Tuesday, January 05, 2010

Writing in Bed.

For the last three years, the spare bedroom in my house has been my retreat as well as my office, workout space and closet. At the end of the year I had to deconstruct the space and recreate it in my own bedroom. Time for a new roommate.

New roommate is great. We love him. New office is strange. Sitting at the computer doesn't feel quite right yet. Looking at the wall or my own reflection in the mirror instead of the window and my neighbor's patio is a change, not good or bad. But I'm not drawn to the space yet.

Instead, I've discovered that I really like writing in bed. We keep the heat at around 60 degrees in our house during the winter. More than a few minutes at my desk and my hands are ice, my feet are chilled. I looked over my shoulder on one of my first days at my new desk space and there was the fake fur comforter, the electric blanket, the cat.

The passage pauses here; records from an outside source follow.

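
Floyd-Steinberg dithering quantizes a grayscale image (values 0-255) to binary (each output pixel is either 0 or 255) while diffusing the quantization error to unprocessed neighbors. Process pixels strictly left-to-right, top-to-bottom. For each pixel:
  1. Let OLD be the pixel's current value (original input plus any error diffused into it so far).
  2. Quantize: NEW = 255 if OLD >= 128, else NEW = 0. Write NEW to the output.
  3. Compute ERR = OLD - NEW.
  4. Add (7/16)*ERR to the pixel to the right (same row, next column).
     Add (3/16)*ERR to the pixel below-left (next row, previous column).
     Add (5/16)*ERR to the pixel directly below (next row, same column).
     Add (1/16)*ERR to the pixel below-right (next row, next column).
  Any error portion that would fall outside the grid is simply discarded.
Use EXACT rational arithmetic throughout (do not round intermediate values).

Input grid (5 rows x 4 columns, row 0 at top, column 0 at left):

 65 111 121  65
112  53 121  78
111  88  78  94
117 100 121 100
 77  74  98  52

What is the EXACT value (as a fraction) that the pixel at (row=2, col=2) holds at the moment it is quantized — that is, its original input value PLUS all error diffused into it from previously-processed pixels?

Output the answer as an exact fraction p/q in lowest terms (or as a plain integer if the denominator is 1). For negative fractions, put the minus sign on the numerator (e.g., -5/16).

Answer: 226539735/2097152

Derivation:
(0,0): OLD=65 → NEW=0, ERR=65
(0,1): OLD=2231/16 → NEW=255, ERR=-1849/16
(0,2): OLD=18033/256 → NEW=0, ERR=18033/256
(0,3): OLD=392471/4096 → NEW=0, ERR=392471/4096
(1,0): OLD=28325/256 → NEW=0, ERR=28325/256
(1,1): OLD=169091/2048 → NEW=0, ERR=169091/2048
(1,2): OLD=12443839/65536 → NEW=255, ERR=-4267841/65536
(1,3): OLD=87928169/1048576 → NEW=0, ERR=87928169/1048576
(2,0): OLD=5277521/32768 → NEW=255, ERR=-3078319/32768
(2,1): OLD=70680459/1048576 → NEW=0, ERR=70680459/1048576
(2,2): OLD=226539735/2097152 → NEW=0, ERR=226539735/2097152
Target (2,2): original=78, with diffused error = 226539735/2097152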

I grabbed the laptop, slipped beneath the covers and found that being warm does wonders for my creative flow. I'll be in good company too. Twain, Proust, Wharton, Percy, these are a few of the writers who propped up their pillows, blanketed their knees and broke out the pen and paper. I figure, if dreaming is as close as I can get to pure imagination, then why not settle in the spot where dreams happen and hope that a few of them cling to the covers and climb back into my brain.